Comment j’ai retrouvé le sommeil

Ludo Hugaerts, journaliste à Plus Magazine, a décidé de remédier à ses problèmes de sommeil. Après avoir vu un spécialiste, il a suivi un entraînement dans un hôpital. Et raconte son expérience...

Deux ou trois heures au pays des rêves et, soudain, je suis éveillé comme en plein jour. Je me retourne dans mon lit en fixant mon réveil matin...

Je pense au travail du lendemain, à ma famille, je somnole, me réveille encore pour me réendormir à l’aube. Le matin, je me lève avec des pieds de plomb...

Je consulte le Dr Marleen Vieren, neurologue de la clinique Onze Lieve Vrouw d’Alost.

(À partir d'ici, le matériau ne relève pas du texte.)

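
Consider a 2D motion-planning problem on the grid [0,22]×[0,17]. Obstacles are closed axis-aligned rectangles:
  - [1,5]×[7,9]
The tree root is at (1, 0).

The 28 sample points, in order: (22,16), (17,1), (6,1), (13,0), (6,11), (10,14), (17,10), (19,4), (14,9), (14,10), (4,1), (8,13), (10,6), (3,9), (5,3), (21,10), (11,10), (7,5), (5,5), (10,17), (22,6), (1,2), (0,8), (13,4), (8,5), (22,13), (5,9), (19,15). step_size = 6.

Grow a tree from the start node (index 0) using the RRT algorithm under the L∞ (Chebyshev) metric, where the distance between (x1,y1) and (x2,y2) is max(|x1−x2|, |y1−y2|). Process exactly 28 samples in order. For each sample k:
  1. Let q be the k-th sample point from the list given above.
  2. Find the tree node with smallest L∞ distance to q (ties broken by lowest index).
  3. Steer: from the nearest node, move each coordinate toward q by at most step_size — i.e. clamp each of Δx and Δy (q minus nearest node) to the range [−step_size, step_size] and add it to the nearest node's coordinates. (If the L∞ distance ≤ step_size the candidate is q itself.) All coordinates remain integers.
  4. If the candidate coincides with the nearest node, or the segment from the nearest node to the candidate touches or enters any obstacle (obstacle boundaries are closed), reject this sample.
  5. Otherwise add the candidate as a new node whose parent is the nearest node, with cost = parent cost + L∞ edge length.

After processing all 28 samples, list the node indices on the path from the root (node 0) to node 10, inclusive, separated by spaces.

Path: 0 1 5 6 7 9 10

1. q=(22,16) nearest=0 d=21 new=(7,6) → add node 1 parent=0 cost=6
2. q=(17,1) nearest=1 d=10 new=(13,1) → add node 2 parent=1 cost=12
3. q=(6,1) nearest=0 d=5 new=(6,1) → add node 3 parent=0 cost=5
4. q=(13,0) nearest=2 d=1 new=(13,0) → add node 4 parent=2 cost=13
5. q=(6,11) nearest=1 d=5 new=(6,11) → add node 5 parent=1 cost=11
6. q=(10,14) nearest=5 d=4 new=(10,14) → add node 6 parent=5 cost=15
7. q=(17,10) nearest=6 d=7 new=(16,10) → add node 7 parent=6 cost=21
8. q=(19,4) nearest=2 d=6 new=(19,4) → add node 8 parent=2 cost=18
9. q=(14,9) nearest=7 d=2 new=(14,9) → add node 9 parent=7 cost=23
10. q=(14,10) nearest=9 d=1 new=(14,10) → add node 10 parent=9 cost=24
11. q=(4,1) nearest=3 d=2 new=(4,1) → add node 11 parent=3 cost=7
12. q=(8,13) nearest=5 d=2 new=(8,13) → add node 12 parent=5 cost=13
13. q=(10,6) nearest=1 d=3 new=(10,6) → add node 13 parent=1 cost=9
14. q=(3,9) nearest=5 d=3 new=(3,9) → blocked by [1,5]×[7,9], reject
15. q=(5,3) nearest=3 d=2 new=(5,3) → add node 14 parent=3 cost=7
16. q=(21,10) nearest=7 d=5 new=(21,10) → add node 15 parent=7 cost=26
17. q=(11,10) nearest=9 d=3 new=(11,10) → add node 16 parent=9 cost=26
18. q=(7,5) nearest=1 d=1 new=(7,5) → add node 17 parent=1 cost=7
19. q=(5,5) nearest=1 d=2 new=(5,5) → add node 18 parent=1 cost=8
20. q=(10,17) nearest=6 d=3 new=(10,17) → add node 19 parent=6 cost=18
21. q=(22,6) nearest=8 d=3 new=(22,6) → add node 20 parent=8 cost=21
22. q=(1,2) nearest=0 d=2 new=(1,2) → add node 21 parent=0 cost=2
23. q=(0,8) nearest=14 d=5 new=(0,8) → blocked by [1,5]×[7,9], reject
24. q=(13,4) nearest=2 d=3 new=(13,4) → add node 22 parent=2 cost=15
25. q=(8,5) nearest=1 d=1 new=(8,5) → add node 23 parent=1 cost=7
26. q=(22,13) nearest=15 d=3 new=(22,13) → add node 24 parent=15 cost=29
27. q=(5,9) nearest=5 d=2 new=(5,9) → blocked by [1,5]×[7,9], reject
28. q=(19,15) nearest=24 d=3 new=(19,15) → add node 25 parent=24 cost=32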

Elle me pose quatre questions :

  • Vos troubles du sommeil provoquent-ils une gêne en journée ? Vous sentez-vous raplapla, avez-vous des difficultés à vous concentrer ?
  • Buvez-vous de l’alcool le soir ?
  • Vous endormez-vous devant la télé ?
  • Pouvez-vous voir l’heure depuis votre lit ?

Je réponds par la négative à la première question. Et  » oui  » aux autres. Je bois deux à trois verres de vin ou un single malt, je m’endors devant la télé. Et près de mon lit, un réveil projette l’heure au plafond !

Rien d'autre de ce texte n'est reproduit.